Post-operative voiding dysfunction was seen in a total of 10.9% of the patients. There was a higher percentage in the Altis group (12.0%) compared to the Supris group (7.4%); however, there was no statistical significance between the groups (P = 0.703). One patient (0.96%) from the Altis group was discharged with a catheter and was voiding normally at 6 weeks. The reported rates of voiding dysfunction vary from 19.7% to 47% of cases, depending on the definition and diagnostic criteria used [12,13]. In our practice, incomplete bladder emptying was defined as failed trial of void. We did not look at other factors that may have contributed to voiding dysfunction, such as pain. No patients required a sling release and all were voiding normal at 6 weeks.

The two outcomes assessed: Objective and subjective are comparable between the Altis and the Supris groups. Objectively, there was a success rate of 90.6% for patients having an Altis and 89.3% for patients having a Supris. Of the 32 patients undergoing a Supris procedure, seven patients had failed a previous SIMS treatment for SUI. The failure rates for those SIMS ranged from 3 months to 6 years. All seven of these patients had negative cough tests at urodynamics at the 6-week mark. The subjective outcome was similar between the two groups 84.1% for Altis and 82.4% for Supris rated a ≥ 7/10 in a Likert scale on a questionnaire at their follow-up.

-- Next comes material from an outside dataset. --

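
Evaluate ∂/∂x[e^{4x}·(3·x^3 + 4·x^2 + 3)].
\left(12 x^{3} + 25 x^{2} + 8 x + 12\right) e^{4 x}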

These results are similar to a 2014 systematic review and meta-analysis by Mostafa et al. who assessed SIMS versus SMUS in the surgical management of SUI [15]. Their meta-analysis found no RCTs evaluating the Altis sling at the time of publication but grouped its efficacy and safety with other SIMS such as the Ajust and TFS. Their analysis concluded that there was no evidence of significant difference in subjective or objective cure between SIMS and SMUS.

Some limitations should be noted in this audit. First, the number of cases across both the Altis and the Supris slings is low. This makes trends difficult to identify and none of the comparison data was statistically significant. The reason the Supris sling numbers are low is because at this unit it is used as a second-line treatment. This is evident by the fact that 7 of the 32 women (21.8%) undergoing a Supris procedure had a previously failed Altis procedure.

Our study suggests that SIMS may be as effective as retropubic slings with lower complications. In addition, it may be easier to teach trainees.